PARIS & LEIDEN, Netherlands--(BUSINESS WIRE)--HORAMA SA, a French biotechnology company focusing on gene therapy for the treatment of rare genetic diseases in ophthalmology, announced today an exclusive licensing agreement with the Leiden University Medical Center (LUMC) for global rights to a gene therapy program to treat the Inherited Retinal Dystrophy associated with pathogenic CRB1 gene mutations, a rare but devastating ophthalmic condition leading to blindness
"We are excited to enter into this agreement with the LUMC, a leading academic institution with highly recognised scientific leaders in the field of gene therapy such as Jan Wijnholds, to expand our leadership in gene therapy. This collaboration enables us to expand our pipeline of gene therapy treatments for ophthalmic conditions for which there is a high unmet medical need”, commented Christine Placet, CEO of HORAMA.
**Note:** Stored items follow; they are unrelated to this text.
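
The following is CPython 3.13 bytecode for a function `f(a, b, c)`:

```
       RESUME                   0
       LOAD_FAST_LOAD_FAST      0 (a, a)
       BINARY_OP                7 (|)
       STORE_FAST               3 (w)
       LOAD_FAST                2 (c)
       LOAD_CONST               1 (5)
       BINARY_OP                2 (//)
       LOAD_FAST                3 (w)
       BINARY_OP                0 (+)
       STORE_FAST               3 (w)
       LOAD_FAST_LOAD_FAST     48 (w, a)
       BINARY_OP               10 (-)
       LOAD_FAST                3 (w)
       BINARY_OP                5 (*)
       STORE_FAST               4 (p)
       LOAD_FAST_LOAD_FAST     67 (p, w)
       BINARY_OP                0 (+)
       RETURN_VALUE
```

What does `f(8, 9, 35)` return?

120

LOAD_FAST_LOAD_FAST a,a → push 8,8. Stack: [8, 8]
BINARY_OP | → 8 | 8 = 8. Stack: [8]
STORE_FAST w → w=8. Stack: []
LOAD_FAST c → push 35. Stack: [35]
LOAD_CONST → push 5. Stack: [35, 5]
BINARY_OP // → 35 // 5 = 7. Stack: [7]
LOAD_FAST w → push 8. Stack: [7, 8]
BINARY_OP + → 7 + 8 = 15. Stack: [15]
STORE_FAST w → w=15. Stack: []
LOAD_FAST_LOAD_FAST w,a → push 15,8. Stack: [15, 8]
BINARY_OP - → 15 - 8 = 7. Stack: [7]
LOAD_FAST w → push 15. Stack: [7, 15]
BINARY_OP * → 7 * 15 = 105. Stack: [105]
STORE_FAST p → p=105. Stack: []
LOAD_FAST_LOAD_FAST p,w → push 105,15. Stack: [105, 15]
BINARY_OP + → 105 + 15 = 120. Stack: [120]
RETURN_VALUE → return 120.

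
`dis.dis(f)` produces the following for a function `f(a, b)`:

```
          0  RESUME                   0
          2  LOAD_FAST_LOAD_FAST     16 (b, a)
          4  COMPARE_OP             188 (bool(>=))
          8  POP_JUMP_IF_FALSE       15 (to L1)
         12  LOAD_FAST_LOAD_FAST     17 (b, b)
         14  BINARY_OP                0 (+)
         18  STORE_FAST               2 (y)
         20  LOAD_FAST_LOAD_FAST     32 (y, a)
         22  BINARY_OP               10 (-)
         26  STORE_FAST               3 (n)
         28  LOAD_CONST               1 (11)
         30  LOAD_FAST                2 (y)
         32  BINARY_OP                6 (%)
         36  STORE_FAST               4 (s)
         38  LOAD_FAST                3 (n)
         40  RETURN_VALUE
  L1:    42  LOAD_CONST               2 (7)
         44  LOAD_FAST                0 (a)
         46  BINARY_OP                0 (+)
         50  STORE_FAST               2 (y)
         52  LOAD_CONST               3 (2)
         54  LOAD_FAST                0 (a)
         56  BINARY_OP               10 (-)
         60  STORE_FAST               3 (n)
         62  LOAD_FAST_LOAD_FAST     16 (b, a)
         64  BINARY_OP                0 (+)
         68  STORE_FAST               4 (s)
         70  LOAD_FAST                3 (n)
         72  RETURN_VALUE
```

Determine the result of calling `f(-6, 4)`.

LOAD_FAST_LOAD_FAST b,a → push 4,-6. Stack: [4, -6]
COMPARE_OP bool(>=) → 4 vs -6 = True. Stack: [True]
POP_JUMP_IF_FALSE → pop True; no jump. Stack: []
LOAD_FAST_LOAD_FAST b,b → push 4,4. Stack: [4, 4]
BINARY_OP + → 4 + 4 = 8. Stack: [8]
STORE_FAST y → y=8. Stack: []
LOAD_FAST_LOAD_FAST y,a → push 8,-6. Stack: [8, -6]
BINARY_OP - → 8 - -6 = 14. Stack: [14]
STORE_FAST n → n=14. Stack: []
LOAD_CONST → push 11. Stack: [11]
LOAD_FAST y → push 8. Stack: [11, 8]
BINARY_OP % → 11 % 8 = 3. Stack: [3]
STORE_FAST s → s=3. Stack: []
LOAD_FAST n → push 14. Stack: [14]
RETURN_VALUE → return 14.

14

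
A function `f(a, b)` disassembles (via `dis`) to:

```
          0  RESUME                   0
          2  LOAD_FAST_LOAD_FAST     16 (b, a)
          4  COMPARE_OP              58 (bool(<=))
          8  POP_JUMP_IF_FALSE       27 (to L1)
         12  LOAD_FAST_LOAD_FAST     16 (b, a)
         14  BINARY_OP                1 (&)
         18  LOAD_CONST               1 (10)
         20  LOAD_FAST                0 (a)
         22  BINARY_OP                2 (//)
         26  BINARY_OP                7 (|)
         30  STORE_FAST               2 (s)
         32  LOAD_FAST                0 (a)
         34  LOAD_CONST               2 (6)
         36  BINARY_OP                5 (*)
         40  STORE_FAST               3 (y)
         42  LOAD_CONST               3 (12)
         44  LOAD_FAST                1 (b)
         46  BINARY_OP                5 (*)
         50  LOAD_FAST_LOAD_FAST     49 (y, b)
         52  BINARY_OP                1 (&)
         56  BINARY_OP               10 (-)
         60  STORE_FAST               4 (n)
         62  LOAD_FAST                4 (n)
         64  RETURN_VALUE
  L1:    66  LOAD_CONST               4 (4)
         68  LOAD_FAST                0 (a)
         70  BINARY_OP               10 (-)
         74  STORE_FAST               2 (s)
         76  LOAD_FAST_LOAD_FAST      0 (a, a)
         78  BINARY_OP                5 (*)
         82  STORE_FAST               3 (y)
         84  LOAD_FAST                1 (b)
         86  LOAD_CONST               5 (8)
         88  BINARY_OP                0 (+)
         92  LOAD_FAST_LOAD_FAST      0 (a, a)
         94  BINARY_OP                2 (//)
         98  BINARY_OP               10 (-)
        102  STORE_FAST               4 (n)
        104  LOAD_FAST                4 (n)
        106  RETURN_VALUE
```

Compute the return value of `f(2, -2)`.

LOAD_FAST_LOAD_FAST b,a → push -2,2. Stack: [-2, 2]
COMPARE_OP bool(<=) → -2 vs 2 = True. Stack: [True]
POP_JUMP_IF_FALSE → pop True; no jump. Stack: []
LOAD_FAST_LOAD_FAST b,a → push -2,2. Stack: [-2, 2]
BINARY_OP & → -2 & 2 = 2. Stack: [2]
LOAD_CONST → push 10. Stack: [2, 10]
LOAD_FAST a → push 2. Stack: [2, 10, 2]
BINARY_OP // → 10 // 2 = 5. Stack: [2, 5]
BINARY_OP | → 2 | 5 = 7. Stack: [7]
STORE_FAST s → s=7. Stack: []
LOAD_FAST a → push 2. Stack: [2]
LOAD_CONST → push 6. Stack: [2, 6]
BINARY_OP * → 2 * 6 = 12. Stack: [12]
STORE_FAST y → y=12. Stack: []
LOAD_CONST → push 12. Stack: [12]
LOAD_FAST b → push -2. Stack: [12, -2]
BINARY_OP * → 12 * -2 = -24. Stack: [-24]
LOAD_FAST_LOAD_FAST y,b → push 12,-2. Stack: [-24, 12, -2]
BINARY_OP & → 12 & -2 = 12. Stack: [-24, 12]
BINARY_OP - → -24 - 12 = -36. Stack: [-36]
STORE_FAST n → n=-36. Stack: []
LOAD_FAST n → push -36. Stack: [-36]
RETURN_VALUE → return -36.

-36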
“Our studies in the last 20 years resulted in the development of a platform for candidate gene therapy medicines for children with pathogenic CRB1 mutations. The main obstacle to test our novel innovative medicine gene therapy products in clinical studies was the high costs of the clinical development phase. We are, therefore, excited about this research agreement with HORAMA team, which is a global expert in this field”, commented Jan Wijnholds, LUMC.
Under the agreement, HORAMA will receive an exclusive worldwide license to certain patent rights and know-how for the drug candidate (referenced as HORA-001). In return for these rights, LUMC will receive an undisclosed upfront payment, milestone payments and royalties on net sales of products. HORAMA shall be responsible to bring the gene therapy to market with completion of the non-clinical and clinical studies. Based on current timelines, and subject to regulatory review, HORAMA expects initiating a Phase I/II clinical study with HORA-001 in 2023.
Per the agreement, the parties have entered into a non-clinical development agreement with Leiden University Medical Center (LUMC), led by Dr. Jan Wijnholds, Team Leader and permanent staff member at the LUMC Department of Ophthalmology.
At HORAMA, we believe in gene therapy to treat a broad range of inherited disorders.
Our focus is on Inherited Retinal Dystrophies with our lead clinical program targeting patients with PDE6B gene mutations, a condition which leads to progressive vision loss in children and adults ultimately leading to legal blindness.
Our team is pushing the boundaries of gene therapy by advancing next generation delivery platforms that will improve effectiveness and coverage of gene transfer to address multiple diseases. For more information, please go to: www.horama.fr.
Gene therapy market (source: FiorMarkets and Grand View Research, Inc)
Gene therapy is being developed with an aim to treat rare conditions with limited or no treatment options.
Genetic disorders occur due to gene mutations, which can result in incorrect protein synthesis. Gene therapy is used to introduce a healthy gene into cells to allow the synthesis of a functional protein. Growing awareness and acceptance of gene therapy for various disease treatments are favouring market growth.
The global gene therapy market is estimated to reach $5.5 billion by 2026, while the global ophthalmology market is projected to grow to $43 billion by 2026 (April 2019 report issued by Grand View Research, Inc.).
Inherited Retinal Dystrophies
Inherited Retinal Dystrophies (IRD) represent a diverse group of progressive visually debilitating diseases that can lead to blindness. In patients with an IRD, mutations in genes, which are critical to retinal function, lead to progressive, direct or indirect photoreceptor cell death and associated visual function losses.
IRDs are a genetically heterogeneous group of diseases, with over 260 genes identified to date, IRDs associated with pathogenic CRB1 gene mutations are among this heterogeneous group, similar to the autosomal recessive IRD associated with pathogenic PDE6B gene mutations.
CRB1 gene mutations are a major cause of early onset and delayed onset IRD. Proteins such as CRB1 and CRB2 are essential in the retina to maintain adhesion between photoreceptors and Müller glial cells. Loss of CRB function results in loss of photoreceptors and causes blindness.